Juha Nenonen montrait un champ de courses (ci-dessous), une photo appelée « Obstacle ». La notice indiquait que Apparemment, il ne se passe rien dans ses photographies. Mais l’ambiguïté est bien présente sous la surface« . Bon. Je n’ai pas du creuser assez car même en regardant attentivement je n’ai rien remarqué. Cette photo, à mes yeux, n’a véritablement aucun intérêt ni esthétique, ni intellectuel ni émotionnel. Si quelqu’un voit quelque chose d’intéressant… Il y en avait d’autres du même genre : un type qui se repose avec un livre ouvert sur le visage pour se protéger et une femme enceinte qui arrose ses plantes. Pas mieux.Peut-être que cela fonctionne mieux en série : « motifs » dont étaient extraites les 3 images montrées compte 21 photos en tout, très diverses.

En revanche, j’aime bien les portraits qu’il réalise (non montrés à la galerie), chacun mimant une attitude comme « l’air absent » (ci-dessous : « Marjo pretending to be absent ») dans sa serie « states of mind », visible, avec le reste de sa création, ici.

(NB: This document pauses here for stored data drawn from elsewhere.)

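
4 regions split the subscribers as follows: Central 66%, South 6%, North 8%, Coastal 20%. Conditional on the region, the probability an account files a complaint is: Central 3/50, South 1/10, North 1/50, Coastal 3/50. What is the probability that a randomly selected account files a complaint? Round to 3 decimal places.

0.059

Unnormalized posteriors (prior × likelihood):
  Central: 0.66 × 0.06 = 0.0396
  South: 0.06 × 0.1 = 0.006
  North: 0.08 × 0.02 = 0.0016
  Coastal: 0.2 × 0.06 = 0.012
P(complaint) = 0.0396 + 0.006 + 0.0016 + 0.012 = 0.0592 → 0.059.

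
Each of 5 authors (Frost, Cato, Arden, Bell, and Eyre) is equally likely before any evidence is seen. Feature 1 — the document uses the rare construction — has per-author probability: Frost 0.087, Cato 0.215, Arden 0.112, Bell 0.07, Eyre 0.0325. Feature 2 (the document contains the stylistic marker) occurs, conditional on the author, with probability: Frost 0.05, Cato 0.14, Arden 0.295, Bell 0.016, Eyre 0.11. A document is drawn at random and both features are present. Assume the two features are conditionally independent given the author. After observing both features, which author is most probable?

Since the prior is uniform, the posterior is proportional to the likelihood:
  Frost: 0.087 × 0.05 = 0.00435
  Cato: 0.215 × 0.14 = 0.0301
  Arden: 0.112 × 0.295 = 0.03304
  Bell: 0.07 × 0.016 = 0.00112
  Eyre: 0.0325 × 0.11 = 0.003575
Normalizing constant = 0.072185.
Largest term belongs to Arden, so Arden is most probable.

Arden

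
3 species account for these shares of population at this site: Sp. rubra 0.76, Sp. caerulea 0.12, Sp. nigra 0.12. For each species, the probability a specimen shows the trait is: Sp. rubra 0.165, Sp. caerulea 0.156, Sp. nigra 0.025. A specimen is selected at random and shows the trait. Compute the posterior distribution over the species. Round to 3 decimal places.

Compute prior × likelihood for every hypothesis:
  Sp. rubra: 0.76 × 0.165 = 0.1254
  Sp. caerulea: 0.12 × 0.156 = 0.01872
  Sp. nigra: 0.12 × 0.025 = 0.003
Normalizing constant = 0.14712.
P(Sp. rubra | trait) = 0.1254/0.14712 ≈ 0.852
P(Sp. caerulea | trait) = 0.01872/0.14712 ≈ 0.127
P(Sp. nigra | trait) = 0.003/0.14712 ≈ 0.020

Sp. rubra 0.852, Sp. caerulea 0.127, Sp. nigra 0.020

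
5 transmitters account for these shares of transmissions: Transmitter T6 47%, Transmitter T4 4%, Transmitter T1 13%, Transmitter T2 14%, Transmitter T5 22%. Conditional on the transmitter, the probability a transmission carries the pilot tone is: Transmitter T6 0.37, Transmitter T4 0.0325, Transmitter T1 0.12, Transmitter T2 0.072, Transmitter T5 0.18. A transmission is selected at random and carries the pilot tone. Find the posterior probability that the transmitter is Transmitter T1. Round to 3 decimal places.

0.065

By Bayes' rule, posterior ∝ prior × likelihood:
  Transmitter T6: 0.47 × 0.37 = 0.1739
  Transmitter T4: 0.04 × 0.0325 = 0.0013
  Transmitter T1: 0.13 × 0.12 = 0.0156
  Transmitter T2: 0.14 × 0.072 = 0.01008
  Transmitter T5: 0.22 × 0.18 = 0.0396
Sum = 0.24048.
P(Transmitter T1 | evidence) = 0.0156 / 0.24048 ≈ 0.065.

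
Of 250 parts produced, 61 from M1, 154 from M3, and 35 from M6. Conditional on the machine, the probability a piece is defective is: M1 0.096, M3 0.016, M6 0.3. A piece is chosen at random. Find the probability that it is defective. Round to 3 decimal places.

By Bayes' rule, posterior ∝ prior × likelihood:
  M1: 0.244 × 0.096 = 0.023424
  M3: 0.616 × 0.016 = 0.009856
  M6: 0.14 × 0.3 = 0.042
P(defective) = 0.023424 + 0.009856 + 0.042 = 0.07528 → 0.075.

0.075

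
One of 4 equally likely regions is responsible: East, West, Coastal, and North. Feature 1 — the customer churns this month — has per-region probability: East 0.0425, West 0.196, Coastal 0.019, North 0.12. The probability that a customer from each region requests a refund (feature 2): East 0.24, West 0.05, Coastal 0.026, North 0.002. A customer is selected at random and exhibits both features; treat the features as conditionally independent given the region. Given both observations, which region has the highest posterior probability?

East

With a uniform prior (1/4 each), posterior ∝ likelihood:
  East: 0.0425 × 0.24 = 0.0102
  West: 0.196 × 0.05 = 0.0098
  Coastal: 0.019 × 0.026 = 0.000494
  North: 0.12 × 0.002 = 0.00024
Total = 0.020734.
Largest term belongs to East, so East is most probable.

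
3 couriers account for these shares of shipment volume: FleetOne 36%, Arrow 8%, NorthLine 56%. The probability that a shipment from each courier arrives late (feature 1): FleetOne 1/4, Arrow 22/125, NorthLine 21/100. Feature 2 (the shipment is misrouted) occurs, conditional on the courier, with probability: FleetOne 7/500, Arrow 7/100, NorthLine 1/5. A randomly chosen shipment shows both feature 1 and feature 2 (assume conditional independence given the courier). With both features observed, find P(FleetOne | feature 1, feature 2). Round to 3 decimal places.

Unnormalized posteriors (prior × likelihood):
  FleetOne: 0.36 × 0.25 × 0.014 = 0.00126
  Arrow: 0.08 × 0.176 × 0.07 = 0.0009856
  NorthLine: 0.56 × 0.21 × 0.2 = 0.02352
Normalizing constant = 0.0257656.
P(FleetOne | evidence) = 0.00126 / 0.0257656 ≈ 0.049.

0.049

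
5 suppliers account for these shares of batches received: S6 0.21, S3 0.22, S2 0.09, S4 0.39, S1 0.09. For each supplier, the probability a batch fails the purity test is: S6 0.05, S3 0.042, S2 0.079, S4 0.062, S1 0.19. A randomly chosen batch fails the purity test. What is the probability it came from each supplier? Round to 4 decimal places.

Unnormalized posteriors (prior × likelihood):
  S6: 0.21 × 0.05 = 0.0105
  S3: 0.22 × 0.042 = 0.00924
  S2: 0.09 × 0.079 = 0.00711
  S4: 0.39 × 0.062 = 0.02418
  S1: 0.09 × 0.19 = 0.0171
Sum = 0.06813.
P(S6 | off-spec) = 0.0105/0.06813 ≈ 0.1541
P(S3 | off-spec) = 0.00924/0.06813 ≈ 0.1356
P(S2 | off-spec) = 0.00711/0.06813 ≈ 0.1044
P(S4 | off-spec) = 0.02418/0.06813 ≈ 0.3549
P(S1 | off-spec) = 0.0171/0.06813 ≈ 0.2510

S6 0.1541, S3 0.1356, S2 0.1044, S4 0.3549, S1 0.2510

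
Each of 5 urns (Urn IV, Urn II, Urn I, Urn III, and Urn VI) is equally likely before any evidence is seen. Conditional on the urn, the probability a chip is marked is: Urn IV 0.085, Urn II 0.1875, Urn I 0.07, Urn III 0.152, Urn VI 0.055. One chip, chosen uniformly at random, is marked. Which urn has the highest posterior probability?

Urn II

With a uniform prior (1/5 each), posterior ∝ likelihood:
  Urn IV: 0.085
  Urn II: 0.1875
  Urn I: 0.07
  Urn III: 0.152
  Urn VI: 0.055
Sum = 0.5495.
Largest term belongs to Urn II, so Urn II is most probable.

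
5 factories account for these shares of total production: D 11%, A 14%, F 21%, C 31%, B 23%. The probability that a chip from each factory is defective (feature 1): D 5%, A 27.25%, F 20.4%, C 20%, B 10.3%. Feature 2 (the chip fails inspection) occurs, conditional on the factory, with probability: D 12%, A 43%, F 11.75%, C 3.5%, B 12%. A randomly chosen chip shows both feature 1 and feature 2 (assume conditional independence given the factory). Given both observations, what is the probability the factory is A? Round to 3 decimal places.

Unnormalized posteriors (prior × likelihood):
  D: 0.11 × 0.05 × 0.12 = 0.00066
  A: 0.14 × 0.2725 × 0.43 = 0.0164045
  F: 0.21 × 0.204 × 0.1175 = 0.0050337
  C: 0.31 × 0.2 × 0.035 = 0.00217
  B: 0.23 × 0.103 × 0.12 = 0.0028428
Normalizing constant = 0.027111.
P(A | evidence) = 0.0164045 / 0.027111 ≈ 0.605.

0.605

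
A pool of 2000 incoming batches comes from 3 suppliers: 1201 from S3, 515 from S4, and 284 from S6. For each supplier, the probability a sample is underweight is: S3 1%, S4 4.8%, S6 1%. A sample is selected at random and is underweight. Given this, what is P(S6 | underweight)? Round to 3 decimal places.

By Bayes' rule, posterior ∝ prior × likelihood:
  S3: 0.6005 × 0.01 = 0.006005
  S4: 0.2575 × 0.048 = 0.01236
  S6: 0.142 × 0.01 = 0.00142
Total = 0.019785.
P(S6 | evidence) = 0.00142 / 0.019785 ≈ 0.072.

0.072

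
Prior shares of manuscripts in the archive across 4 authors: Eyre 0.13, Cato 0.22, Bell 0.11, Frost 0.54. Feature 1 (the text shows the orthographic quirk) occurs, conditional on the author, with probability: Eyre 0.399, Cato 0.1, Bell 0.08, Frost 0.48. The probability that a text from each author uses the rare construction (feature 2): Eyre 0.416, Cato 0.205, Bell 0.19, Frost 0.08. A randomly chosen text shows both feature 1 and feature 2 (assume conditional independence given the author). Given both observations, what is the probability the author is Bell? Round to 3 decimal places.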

Jari Silomäki nous montre quant à lui une vaste série de toutes petites photos (30 cm de côté) qui couvre une bonne partie de mur. Il s’agit de photos moches (sous-exposées, bougées, avec du grain, pas nettes, mal cadrées) dignes d’un reporter de guerre au cœur de l’action (enfin, c’est ce qu’on suppose dans l’imaginaire collectif car maintenant même les photos de guerre sont « proprettes »). Évidemment, c’est fait exprès. Il s’agit de montrer des scènes ordinaires dans des villes et pays ordinaires comme s’il s’agissait de zones de conflits. D’ailleurs, la série s’appelle « Des villes ordinaires, des jours ordinaires ». L’effet de masse produit par le nombre de photos présentées produit un effet un peu oppressant et d’urgence. Le résultat est plutôt convainquant. Maintenant, une seule photo sur un mur cela doit être complètement raté. Jari Silomäki a un site web mais en flash donc pas d’images (ici).

Si vous voulez allez sur place, et que habitez assez loin, sachez tout de même que le nombre de pièces exposées est très réduit. En revanche l’accueil est sympa : vous ne serez accueilli ni par un(e) gentil(le) stagiaire ni pas une gravure de mode branchouillée (ce qui est le pire). C’est jusqu’au 11 décembre.